It’s important that almond trees get all of the right nutritious food — including nitrogen — so they can produce the almond kernels that we all love to eat. Almond trees need nitrogen to form proteins, which in turn form protein-dense nuts.
The Four R’s of Nutrient Management in Almonds
Maximizing the use efficiency of applied nutrients in almonds will result in improved yields, reduced input costs and less potential for off-site movement into ground and surface water. Efficient nutrient management can be accomplished by following the Four R’s:
Applying at the right rate – Matching tree and crop demand with supply, taking into consideration the contribution of nutrients from all sources, including fertilizer, organic nitrogen, water and soil.
Applying at the right time – Spoon-fed applications during the growing season to maximize uptake and minimize loss potential.
Applying in the right place – To ensure delivery to the active root zone.
Using the right source – To maximize uptake and minimize loss potential.
The Nutrient Management module from the California Almond Sustainabilty Program also serves as a great additional resource for information.

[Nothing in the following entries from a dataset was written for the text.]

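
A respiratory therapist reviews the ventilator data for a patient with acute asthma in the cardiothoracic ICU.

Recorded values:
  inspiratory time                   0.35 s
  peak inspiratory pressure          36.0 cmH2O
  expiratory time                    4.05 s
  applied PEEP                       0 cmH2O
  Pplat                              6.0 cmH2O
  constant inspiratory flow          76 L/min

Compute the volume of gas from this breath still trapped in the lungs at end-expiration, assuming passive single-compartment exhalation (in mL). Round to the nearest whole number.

44

Flow: 76 L/min ÷ 60 = 1.2667 L/s.
Vt = flow × Ti = 1.2667 L/s × 0.35 s × 1000 mL/L = 443.35 mL.
R = (PIP − Pplat)/V̇ = (36.0 − 6.0) / 1.2667 = 30.0/1.2667 = 23.684 cmH2O·s/L.
C = Vt/(Pplat − PEEP) = 443.35 / (6.0 − 0) = 443.35/6.0 = 73.892 mL/cmH2O.
τ = R × C = 23.684 × 0.07389 L/cmH2O = 1.75 s.
Fraction remaining = e^(−Te/τ) = e^(−4.05/1.75) = 0.09884.
Trapped volume = 443.35 × 0.09884 = 43.821 mL.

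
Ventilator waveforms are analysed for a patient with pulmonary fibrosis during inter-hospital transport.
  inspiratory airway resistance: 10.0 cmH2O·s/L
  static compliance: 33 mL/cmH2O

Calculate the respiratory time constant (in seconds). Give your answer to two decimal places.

0.33

τ = R × C = 10.0 × 33 mL/cmH2O = 10.0 × 0.033 L/cmH2O = 0.33 s.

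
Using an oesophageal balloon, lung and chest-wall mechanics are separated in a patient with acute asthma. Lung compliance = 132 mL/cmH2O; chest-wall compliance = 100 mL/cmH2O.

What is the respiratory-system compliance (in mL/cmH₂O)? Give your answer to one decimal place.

56.9

Lung and chest wall are elastances in series: 1/Crs = 1/CL + 1/Ccw.
1/Crs = 1/132 + 1/100 = 0.01758.
Crs = 56.883 mL/cmH2O.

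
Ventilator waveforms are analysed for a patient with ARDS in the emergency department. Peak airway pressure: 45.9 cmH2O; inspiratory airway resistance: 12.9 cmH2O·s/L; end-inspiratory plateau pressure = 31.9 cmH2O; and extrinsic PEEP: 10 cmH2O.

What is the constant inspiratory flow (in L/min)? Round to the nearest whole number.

65

flow = (PIP − Pplat) / Raw = (45.9 − 31.9) / 12.9 = 1.085 L/s × 60 = 65.1 L/min.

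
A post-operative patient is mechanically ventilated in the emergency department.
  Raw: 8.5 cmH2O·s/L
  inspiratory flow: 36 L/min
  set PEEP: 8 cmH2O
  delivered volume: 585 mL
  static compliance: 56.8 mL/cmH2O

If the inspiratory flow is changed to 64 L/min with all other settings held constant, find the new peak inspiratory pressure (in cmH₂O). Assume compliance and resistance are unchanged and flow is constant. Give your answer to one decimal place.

Flow: 36 L/min ÷ 60 = 0.6 L/s.
New flow: 64 L/min ÷ 60 = 1.0667 L/s.
PIP = Vt/C + R·V̇ + PEEP (constant-flow equation of motion).
Only the resistive term changes: ΔPIP = R × ΔV̇ = 8.5 × (1.0667 − 0.6) = 8.5 × 0.4667 = 3.967 cmH2O.
Original PIP = 585/56.8 + 8.5×0.6 + 8 = 23.399 cmH2O; new PIP = 23.399 + (3.967) = 27.366 cmH2O.

27.4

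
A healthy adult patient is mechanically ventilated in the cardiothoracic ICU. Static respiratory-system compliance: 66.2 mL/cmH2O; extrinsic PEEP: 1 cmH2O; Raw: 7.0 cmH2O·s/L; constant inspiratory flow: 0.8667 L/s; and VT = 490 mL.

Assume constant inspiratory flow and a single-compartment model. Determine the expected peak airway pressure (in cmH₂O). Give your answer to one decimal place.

Equation of motion (constant flow): PIP = Vt/C + R·V̇ + PEEP.
PIP = 490/66.2 + 7.0×0.8667 + 1 = 7.402 + 6.067 + 1 = 14.469 cmH2O.

14.5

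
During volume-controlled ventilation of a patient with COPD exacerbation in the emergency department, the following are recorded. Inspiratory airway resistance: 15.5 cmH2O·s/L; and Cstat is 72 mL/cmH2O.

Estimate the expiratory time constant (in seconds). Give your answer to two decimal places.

τ = R × C = 15.5 × 72 mL/cmH2O = 15.5 × 0.072 L/cmH2O = 1.116 s.

1.12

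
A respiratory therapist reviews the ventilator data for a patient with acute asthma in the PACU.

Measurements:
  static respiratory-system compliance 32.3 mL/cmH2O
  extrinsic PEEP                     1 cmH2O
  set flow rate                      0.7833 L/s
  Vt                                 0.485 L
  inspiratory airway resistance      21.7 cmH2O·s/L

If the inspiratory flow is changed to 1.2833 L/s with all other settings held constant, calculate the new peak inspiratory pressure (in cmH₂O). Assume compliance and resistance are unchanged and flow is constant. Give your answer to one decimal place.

PIP = Vt/C + R·V̇ + PEEP (constant-flow equation of motion).
Only the resistive term changes: ΔPIP = R × ΔV̇ = 21.7 × (1.2833 − 0.7833) = 21.7 × 0.5 = 10.85 cmH2O.
Original PIP = 485/32.3 + 21.7×0.7833 + 1 = 33.013 cmH2O; new PIP = 33.013 + (10.85) = 43.863 cmH2O.

43.9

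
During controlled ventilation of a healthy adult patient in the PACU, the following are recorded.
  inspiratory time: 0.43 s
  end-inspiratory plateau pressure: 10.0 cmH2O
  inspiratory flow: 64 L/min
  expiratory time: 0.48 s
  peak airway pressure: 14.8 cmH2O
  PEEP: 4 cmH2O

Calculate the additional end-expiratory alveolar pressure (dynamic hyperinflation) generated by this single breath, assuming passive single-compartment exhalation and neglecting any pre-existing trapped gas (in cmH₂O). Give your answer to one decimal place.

Flow: 64 L/min ÷ 60 = 1.0667 L/s.
Vt = flow × Ti = 1.0667 L/s × 0.43 s × 1000 mL/L = 458.68 mL.
R = (PIP − Pplat)/V̇ = (14.8 − 10.0) / 1.0667 = 4.8/1.0667 = 4.5 cmH2O·s/L.
C = Vt/(Pplat − PEEP) = 458.68 / (10.0 − 4) = 458.68/6.0 = 76.447 mL/cmH2O.
τ = R × C = 4.5 × 0.07645 L/cmH2O = 0.344 s.
Fraction remaining = e^(−Te/τ) = e^(−0.48/0.344) = 0.2477; trapped volume = 458.68 × 0.2477 = 113.62 mL.
Additional alveolar pressure from trapping ≈ V_trapped / C = 113.62 / 76.447 = 1.486 cmH2O.

1.5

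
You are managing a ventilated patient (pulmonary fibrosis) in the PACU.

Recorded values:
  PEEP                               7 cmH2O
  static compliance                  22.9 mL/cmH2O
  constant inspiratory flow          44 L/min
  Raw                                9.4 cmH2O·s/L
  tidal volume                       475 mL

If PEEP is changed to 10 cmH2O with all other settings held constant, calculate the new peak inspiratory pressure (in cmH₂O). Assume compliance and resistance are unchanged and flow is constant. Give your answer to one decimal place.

37.6

Flow: 44 L/min ÷ 60 = 0.7333 L/s.
PIP = Vt/C + R·V̇ + PEEP (constant-flow equation of motion).
Only the baseline term changes: ΔPIP = ΔPEEP = 10 − 7 = 3.0 cmH2O.
Original PIP = 475/22.9 + 9.4×0.7333 + 7 = 34.635 cmH2O; new PIP = 34.635 + (3.0) = 37.635 cmH2O.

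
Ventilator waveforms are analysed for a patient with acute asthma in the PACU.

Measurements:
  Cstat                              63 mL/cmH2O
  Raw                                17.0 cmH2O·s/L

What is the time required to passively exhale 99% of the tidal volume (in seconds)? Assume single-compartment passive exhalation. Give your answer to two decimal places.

4.93

τ = R × C = 17.0 × 63 mL/cmH2O = 17.0 × 0.063 L/cmH2O = 1.071 s.
Exhaled fraction f = 1 − e^(−t/τ) → t = −τ·ln(1 − f) = −1.071·ln(0.01) = 4.932 s.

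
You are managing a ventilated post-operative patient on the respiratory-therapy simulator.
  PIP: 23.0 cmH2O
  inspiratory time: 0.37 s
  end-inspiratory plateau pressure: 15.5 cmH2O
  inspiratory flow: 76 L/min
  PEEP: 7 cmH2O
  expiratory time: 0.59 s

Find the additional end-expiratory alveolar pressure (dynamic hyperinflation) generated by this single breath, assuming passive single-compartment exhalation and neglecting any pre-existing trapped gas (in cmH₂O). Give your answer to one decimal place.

1.4

Flow: 76 L/min ÷ 60 = 1.2667 L/s.
Vt = flow × Ti = 1.2667 L/s × 0.37 s × 1000 mL/L = 468.68 mL.
R = (PIP − Pplat)/V̇ = (23.0 − 15.5) / 1.2667 = 7.5/1.2667 = 5.921 cmH2O·s/L.
C = Vt/(Pplat − PEEP) = 468.68 / (15.5 − 7) = 468.68/8.5 = 55.139 mL/cmH2O.
τ = R × C = 5.921 × 0.05514 L/cmH2O = 0.3265 s.
Fraction remaining = e^(−Te/τ) = e^(−0.59/0.3265) = 0.1641; trapped volume = 468.68 × 0.1641 = 76.91 mL.
Additional alveolar pressure from trapping ≈ V_trapped / C = 76.91 / 55.139 = 1.395 cmH2O.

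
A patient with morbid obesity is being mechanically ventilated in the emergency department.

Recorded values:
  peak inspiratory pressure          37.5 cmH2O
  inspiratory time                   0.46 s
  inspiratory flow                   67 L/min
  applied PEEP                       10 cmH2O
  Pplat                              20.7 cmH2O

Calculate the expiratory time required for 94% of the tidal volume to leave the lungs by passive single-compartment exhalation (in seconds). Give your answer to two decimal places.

2.03

Flow: 67 L/min ÷ 60 = 1.1167 L/s.
Vt = flow × Ti = 1.1167 L/s × 0.46 s × 1000 mL/L = 513.68 mL.
R = (PIP − Pplat)/V̇ = (37.5 − 20.7) / 1.1167 = 16.8/1.1167 = 15.044 cmH2O·s/L.
C = Vt/(Pplat − PEEP) = 513.68 / (20.7 − 10) = 513.68/10.7 = 48.007 mL/cmH2O.
τ = R × C = 15.044 × 0.04801 L/cmH2O = 0.7223 s.
t = −τ·ln(1 − 0.94) = −0.7223·ln(0.06) = 2.032 s.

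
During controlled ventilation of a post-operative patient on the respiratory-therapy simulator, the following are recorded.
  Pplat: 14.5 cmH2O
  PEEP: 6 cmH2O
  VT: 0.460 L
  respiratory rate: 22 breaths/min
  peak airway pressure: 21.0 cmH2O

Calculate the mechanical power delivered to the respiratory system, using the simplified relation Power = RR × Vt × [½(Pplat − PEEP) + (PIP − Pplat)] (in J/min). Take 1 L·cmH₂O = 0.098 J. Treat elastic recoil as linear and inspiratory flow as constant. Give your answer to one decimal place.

10.7

Per-breath work = Vt × [½(Pplat−PEEP) + (PIP−Pplat)] = 0.460 × [0.5×8.5 + 6.5] = 0.460 × 10.75 = 4.945 L·cmH2O.
Power = 22 × 4.945 = 108.79 L·cmH2O/min.
× 0.098 J/(L·cmH2O) → 10.661 J/min.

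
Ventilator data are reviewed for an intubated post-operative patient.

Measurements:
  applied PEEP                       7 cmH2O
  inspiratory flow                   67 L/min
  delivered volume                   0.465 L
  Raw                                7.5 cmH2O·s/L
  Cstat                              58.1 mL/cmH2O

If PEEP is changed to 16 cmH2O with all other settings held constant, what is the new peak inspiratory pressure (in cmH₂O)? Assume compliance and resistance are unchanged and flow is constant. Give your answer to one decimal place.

Flow: 67 L/min ÷ 60 = 1.1167 L/s.
PIP = Vt/C + R·V̇ + PEEP (constant-flow equation of motion).
Only the baseline term changes: ΔPIP = ΔPEEP = 16 − 7 = 9.0 cmH2O.
Original PIP = 465/58.1 + 7.5×1.1167 + 7 = 23.379 cmH2O; new PIP = 23.379 + (9.0) = 32.379 cmH2O.

32.4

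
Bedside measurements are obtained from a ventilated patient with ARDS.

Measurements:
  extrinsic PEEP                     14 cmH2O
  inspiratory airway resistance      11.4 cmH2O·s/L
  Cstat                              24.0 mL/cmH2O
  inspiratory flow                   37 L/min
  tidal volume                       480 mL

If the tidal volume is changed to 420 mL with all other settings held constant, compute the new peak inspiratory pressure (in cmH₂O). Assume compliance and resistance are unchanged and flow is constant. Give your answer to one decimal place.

38.5

Flow: 37 L/min ÷ 60 = 0.6167 L/s.
PIP = Vt/C + R·V̇ + PEEP (constant-flow equation of motion).
Only the elastic term changes: ΔPIP = ΔVt / C = (420 − 480) / 24.0 = -2.5 cmH2O.
Original PIP = 480/24.0 + 11.4×0.6167 + 14 = 41.03 cmH2O; new PIP = 41.03 + (-2.5) = 38.53 cmH2O.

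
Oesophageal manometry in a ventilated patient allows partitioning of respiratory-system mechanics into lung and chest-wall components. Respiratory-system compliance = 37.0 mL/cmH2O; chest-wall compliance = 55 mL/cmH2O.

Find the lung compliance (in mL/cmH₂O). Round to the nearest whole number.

113

1/CL = 1/Crs − 1/Ccw.
1/CL = 1/37.0 − 1/55 = 0.008845.
CL = 113.06 mL/cmH2O.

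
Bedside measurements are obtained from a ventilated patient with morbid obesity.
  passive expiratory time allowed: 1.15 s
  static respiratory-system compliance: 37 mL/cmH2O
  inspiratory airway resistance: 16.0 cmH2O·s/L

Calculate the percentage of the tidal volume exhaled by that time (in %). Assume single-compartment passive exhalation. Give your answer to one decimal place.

85.7

τ = R × C = 16.0 × 37 mL/cmH2O = 16.0 × 0.037 L/cmH2O = 0.592 s.
Passive exhalation: V(t)/V₀ = e^(−t/τ) = e^(−1.15/0.592) = 0.1433.
Fraction exhaled = 1 − 0.1433 = 0.8567 → 85.67%.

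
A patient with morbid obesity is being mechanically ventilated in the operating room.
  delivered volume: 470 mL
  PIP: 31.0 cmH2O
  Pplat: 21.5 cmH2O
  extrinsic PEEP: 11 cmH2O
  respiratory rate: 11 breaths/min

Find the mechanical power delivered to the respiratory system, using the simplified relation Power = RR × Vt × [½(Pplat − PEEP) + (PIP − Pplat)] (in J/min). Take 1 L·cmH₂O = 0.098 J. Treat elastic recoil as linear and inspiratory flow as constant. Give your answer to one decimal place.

Per-breath work = Vt × [½(Pplat−PEEP) + (PIP−Pplat)] = 0.470 × [0.5×10.5 + 9.5] = 0.470 × 14.75 = 6.933 L·cmH2O.
Power = 11 × 6.933 = 76.263 L·cmH2O/min.
× 0.098 J/(L·cmH2O) → 7.474 J/min.

7.5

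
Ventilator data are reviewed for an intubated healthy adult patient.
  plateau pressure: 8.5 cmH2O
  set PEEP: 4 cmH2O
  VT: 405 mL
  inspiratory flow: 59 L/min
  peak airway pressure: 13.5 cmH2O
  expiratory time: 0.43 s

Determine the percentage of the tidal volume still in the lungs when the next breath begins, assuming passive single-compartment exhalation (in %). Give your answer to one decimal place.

Flow: 59 L/min ÷ 60 = 0.9833 L/s.
R = (PIP − Pplat)/V̇ = (13.5 − 8.5) / 0.9833 = 5.0/0.9833 = 5.085 cmH2O·s/L.
C = Vt/(Pplat − PEEP) = 405.0 / (8.5 − 4) = 405.0/4.5 = 90.0 mL/cmH2O.
τ = R × C = 5.085 × 0.09 L/cmH2O = 0.4577 s.
Fraction remaining at end-expiration = e^(−Te/τ) = e^(−0.43/0.4577) = 0.3908 → 39.08%.

39.1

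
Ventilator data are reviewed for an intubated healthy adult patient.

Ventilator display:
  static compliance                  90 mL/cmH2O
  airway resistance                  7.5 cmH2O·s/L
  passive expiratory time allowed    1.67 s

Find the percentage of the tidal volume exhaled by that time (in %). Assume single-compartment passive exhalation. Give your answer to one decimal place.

τ = R × C = 7.5 × 90 mL/cmH2O = 7.5 × 0.090 L/cmH2O = 0.675 s.
Passive exhalation: V(t)/V₀ = e^(−t/τ) = e^(−1.67/0.675) = 0.08424.
Fraction exhaled = 1 − 0.08424 = 0.9158 → 91.58%.

91.6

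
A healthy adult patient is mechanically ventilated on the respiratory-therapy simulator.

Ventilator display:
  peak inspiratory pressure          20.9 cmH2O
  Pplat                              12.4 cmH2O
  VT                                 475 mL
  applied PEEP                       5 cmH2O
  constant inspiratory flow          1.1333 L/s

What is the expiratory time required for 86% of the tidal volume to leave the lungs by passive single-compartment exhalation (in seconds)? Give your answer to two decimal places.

0.95

R = (PIP − Pplat)/V̇ = (20.9 − 12.4) / 1.1333 = 8.5/1.1333 = 7.5 cmH2O·s/L.
C = Vt/(Pplat − PEEP) = 475.0 / (12.4 − 5) = 475.0/7.4 = 64.189 mL/cmH2O.
τ = R × C = 7.5 × 0.06419 L/cmH2O = 0.4814 s.
t = −τ·ln(1 − 0.86) = −0.4814·ln(0.14) = 0.9465 s.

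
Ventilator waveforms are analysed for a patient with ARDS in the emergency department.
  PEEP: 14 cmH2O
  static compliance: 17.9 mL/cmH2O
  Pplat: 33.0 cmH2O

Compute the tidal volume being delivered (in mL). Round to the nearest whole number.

340

Vt = Cstat × (Pplat − PEEP) = 17.9 × (33.0 − 14) = 17.9 × 19.0 = 340.1 mL.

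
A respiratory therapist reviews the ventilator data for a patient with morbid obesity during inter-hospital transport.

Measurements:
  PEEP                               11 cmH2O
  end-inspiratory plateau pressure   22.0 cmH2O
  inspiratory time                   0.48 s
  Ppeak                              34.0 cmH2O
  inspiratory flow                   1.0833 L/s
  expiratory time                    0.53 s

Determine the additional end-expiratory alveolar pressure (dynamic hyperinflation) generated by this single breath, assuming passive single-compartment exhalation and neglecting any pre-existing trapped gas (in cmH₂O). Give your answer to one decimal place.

Vt = flow × Ti = 1.0833 L/s × 0.48 s × 1000 mL/L = 519.98 mL.
R = (PIP − Pplat)/V̇ = (34.0 − 22.0) / 1.0833 = 12.0/1.0833 = 11.077 cmH2O·s/L.
C = Vt/(Pplat − PEEP) = 519.98 / (22.0 − 11) = 519.98/11.0 = 47.271 mL/cmH2O.
τ = R × C = 11.077 × 0.04727 L/cmH2O = 0.5236 s.
Fraction remaining = e^(−Te/τ) = e^(−0.53/0.5236) = 0.3634; trapped volume = 519.98 × 0.3634 = 188.96 mL.
Additional alveolar pressure from trapping ≈ V_trapped / C = 188.96 / 47.271 = 3.997 cmH2O.

4.0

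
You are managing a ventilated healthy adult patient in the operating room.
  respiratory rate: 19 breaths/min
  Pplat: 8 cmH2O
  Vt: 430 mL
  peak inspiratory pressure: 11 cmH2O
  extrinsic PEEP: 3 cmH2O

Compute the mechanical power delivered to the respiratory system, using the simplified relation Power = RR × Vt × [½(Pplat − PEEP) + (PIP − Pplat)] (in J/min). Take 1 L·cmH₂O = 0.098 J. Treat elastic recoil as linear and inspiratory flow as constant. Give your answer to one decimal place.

4.4

Per-breath work = Vt × [½(Pplat−PEEP) + (PIP−Pplat)] = 0.430 × [0.5×5.0 + 3.0] = 0.430 × 5.5 = 2.365 L·cmH2O.
Power = 19 × 2.365 = 44.935 L·cmH2O/min.
× 0.098 J/(L·cmH2O) → 4.404 J/min.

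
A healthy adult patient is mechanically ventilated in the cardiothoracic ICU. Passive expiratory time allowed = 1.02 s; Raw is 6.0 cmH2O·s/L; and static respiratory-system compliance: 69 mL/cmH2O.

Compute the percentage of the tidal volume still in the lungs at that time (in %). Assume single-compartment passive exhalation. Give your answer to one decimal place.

τ = R × C = 6.0 × 69 mL/cmH2O = 6.0 × 0.069 L/cmH2O = 0.414 s.
Passive exhalation: V(t)/V₀ = e^(−t/τ) = e^(−1.02/0.414) = 0.08511.
Fraction remaining = 0.08511 → 8.511%.

8.5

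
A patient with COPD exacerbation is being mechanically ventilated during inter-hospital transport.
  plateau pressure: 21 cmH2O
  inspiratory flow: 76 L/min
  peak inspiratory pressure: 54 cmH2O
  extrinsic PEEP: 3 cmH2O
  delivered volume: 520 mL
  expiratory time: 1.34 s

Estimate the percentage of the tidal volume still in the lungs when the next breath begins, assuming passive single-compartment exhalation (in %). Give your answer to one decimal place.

16.9

Flow: 76 L/min ÷ 60 = 1.2667 L/s.
R = (PIP − Pplat)/V̇ = (54 − 21) / 1.2667 = 33.0/1.2667 = 26.052 cmH2O·s/L.
C = Vt/(Pplat − PEEP) = 520.0 / (21 − 3) = 520.0/18.0 = 28.889 mL/cmH2O.
τ = R × C = 26.052 × 0.02889 L/cmH2O = 0.7526 s.
Fraction remaining at end-expiration = e^(−Te/τ) = e^(−1.34/0.7526) = 0.1686 → 16.86%.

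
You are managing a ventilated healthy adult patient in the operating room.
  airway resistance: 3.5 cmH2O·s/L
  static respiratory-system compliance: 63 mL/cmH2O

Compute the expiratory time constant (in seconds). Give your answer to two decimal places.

τ = R × C = 3.5 × 63 mL/cmH2O = 3.5 × 0.063 L/cmH2O = 0.2205 s.

0.22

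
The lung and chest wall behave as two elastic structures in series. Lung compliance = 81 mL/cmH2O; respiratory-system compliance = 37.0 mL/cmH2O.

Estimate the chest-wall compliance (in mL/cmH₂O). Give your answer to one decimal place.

1/Ccw = 1/Crs − 1/CL.
1/Ccw = 1/37.0 − 1/81 = 0.01468.
Ccw = 68.12 mL/cmH2O.

68.1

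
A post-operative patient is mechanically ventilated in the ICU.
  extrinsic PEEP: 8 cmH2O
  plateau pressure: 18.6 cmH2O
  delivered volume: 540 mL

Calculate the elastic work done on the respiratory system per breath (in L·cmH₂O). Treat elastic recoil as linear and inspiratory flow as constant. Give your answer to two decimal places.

2.86

Elastic work ≈ ½ × (Pplat − PEEP) × Vt = 0.5 × (18.6 − 8) × 0.540 L = 0.5 × 10.6 × 0.540 = 2.862 L·cmH2O.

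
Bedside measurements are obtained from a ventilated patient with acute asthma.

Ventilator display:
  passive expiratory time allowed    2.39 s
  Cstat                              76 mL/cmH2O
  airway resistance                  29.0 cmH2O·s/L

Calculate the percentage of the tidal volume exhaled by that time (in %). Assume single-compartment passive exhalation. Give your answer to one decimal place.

66.2

τ = R × C = 29.0 × 76 mL/cmH2O = 29.0 × 0.076 L/cmH2O = 2.204 s.
Passive exhalation: V(t)/V₀ = e^(−t/τ) = e^(−2.39/2.204) = 0.3381.
Fraction exhaled = 1 − 0.3381 = 0.6619 → 66.19%.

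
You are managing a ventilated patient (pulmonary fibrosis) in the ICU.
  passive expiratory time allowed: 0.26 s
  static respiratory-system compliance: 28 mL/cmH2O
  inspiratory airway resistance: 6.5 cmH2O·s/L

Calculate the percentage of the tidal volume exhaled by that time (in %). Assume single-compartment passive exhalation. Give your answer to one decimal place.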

An updated in-season nutrient budget model, including early-season leaf sampling guidelines, has been developed under the leadership of Patrick Brown, UC Davis Department of Plant Sciences. These guidelines are given in the document “Almond Early-Season Sampling and In-Season Nitrogen Application Maximizes Productivity, Minimizes Loss.” The guidelines include a protocol for early-season tissue sampling and for applying nitrogen during the season based on crop load and fine-tuned by sampling results for early-season tissue sampling and for applying nitrogen during the season based on crop load and fine-tuned by sampling results.